La Cour d’appel de Rennes dans une décision du 4 juillet 2002 a estimé que deux parents, qui s’étaient rendus en Californie aux fins d’y conclure une convention de mère porteuse, avaient détourné la loi française sur la gestation pour autrui.
Au fur et à mesure, la position des juridictions françaises s’est durcie ; Même la cour de cassation, gardienne de la légalité en France, a adopté le même raisonnement que les juges d’appel.
Dans un arrêt du 6 avril où un père s’était rendu en Inde pour y conclure une convention de mère porteuse avant de revenir en France avec son enfant. Les juges de la cour de cassation ont estimé, dans un arrêt très motivé, que ni les conventions européennes ni les conventions internationales ne pourraient venir enfreindre des dispositions d’ordre public en France. Ainsi les droits de l’enfant prévus par la convention internationale des droits de l’enfants et le droit à une vie familiale prévu par la CEDH ne trouvaient application.
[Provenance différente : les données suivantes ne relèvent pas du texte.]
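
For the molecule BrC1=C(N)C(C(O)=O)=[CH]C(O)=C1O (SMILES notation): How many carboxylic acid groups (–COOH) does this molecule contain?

1

The carboxylic acid motif appears at heavy-atom position 6 in the SMILES.
Other groups present: 2 hydroxyl, 1 primary amine.
Carboxylic acid count: 1.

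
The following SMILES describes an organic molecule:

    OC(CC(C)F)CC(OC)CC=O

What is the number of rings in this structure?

In SMILES, each pair of matching ring-closure digits denotes one ring-closing bond; the number of such bonds equals the number of independent rings.
Ring-closure bonds here: 0.

0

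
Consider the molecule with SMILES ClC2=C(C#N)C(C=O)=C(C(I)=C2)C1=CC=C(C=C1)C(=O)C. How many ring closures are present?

2

In SMILES, each pair of matching ring-closure digits denotes one ring-closing bond; the number of such bonds equals the number of independent rings.
Ring-closure bonds here: 2.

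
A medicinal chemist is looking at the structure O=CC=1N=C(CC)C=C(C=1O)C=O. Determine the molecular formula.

C9H9NO3

Walk through each heavy atom and fill implicit hydrogens from standard valence (C 4, N 3, O 2, S 2, halogen 1):
  atom 1: O, bond orders sum to 2 (valence 2) → 0 H
  atom 2: C, bond orders sum to 3 (valence 4) → 1 H
  atom 3: C, bond orders sum to 4 (valence 4) → 0 H
  atom 4: N, bond orders sum to 3 (valence 3) → 0 H
  atom 5: C, bond orders sum to 4 (valence 4) → 0 H
  atom 6: C, bond orders sum to 2 (valence 4) → 2 H
  atom 7: C, bond orders sum to 1 (valence 4) → 3 H
  atom 8: C, bond orders sum to 3 (valence 4) → 1 H
  atom 9: C, bond orders sum to 4 (valence 4) → 0 H
  atom 10: C, bond orders sum to 4 (valence 4) → 0 H
  atom 11: O, bond orders sum to 1 (valence 2) → 1 H
  atom 12: C, bond orders sum to 3 (valence 4) → 1 H
  atom 13: O, bond orders sum to 2 (valence 2) → 0 H
Totals → C:9, H:9, N:1, O:3.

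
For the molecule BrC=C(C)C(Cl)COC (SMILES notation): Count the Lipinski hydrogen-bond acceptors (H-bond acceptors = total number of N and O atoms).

N atoms: 0; O atoms: 1.
Lipinski HBA = 0 + 1 = 1.

1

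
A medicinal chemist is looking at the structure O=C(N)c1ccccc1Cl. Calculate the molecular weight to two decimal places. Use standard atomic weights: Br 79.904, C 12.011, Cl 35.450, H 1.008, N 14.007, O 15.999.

155.58 g/mol

First, the molecular formula is C7H6ClNO (counting implicit H from valence).
  C: 7 × 12.011 = 84.077
  Cl: 1 × 35.450 = 35.450
  H: 6 × 1.008 = 6.048
  N: 1 × 14.007 = 14.007
  O: 1 × 15.999 = 15.999
Sum: 7×12.011 + 1×35.450 + 6×1.008 + 1×14.007 + 1×15.999 = 155.581 → 155.58 g/mol.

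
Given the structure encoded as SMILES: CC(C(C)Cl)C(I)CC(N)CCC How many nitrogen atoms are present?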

Cette position est dure et sévère pour des enfants qui payent le prix des agissements de leurs parents. La loi française semblait donc incontournable et infaillible voire même inhumaine et insensible. En janvier 2013, en plein débat du mariage pour tous, La Garde des Sceaux, Christiane Taubira a pris une circulaire pour enjoindre les juges de délivrer des certificats de nationalité française pour des enfants nés à l’étranger au recours d’une gestation pour autrui. Cette circulaire, contre l’esprit de la loi a été un argument de défense de parents auteurs de GPA.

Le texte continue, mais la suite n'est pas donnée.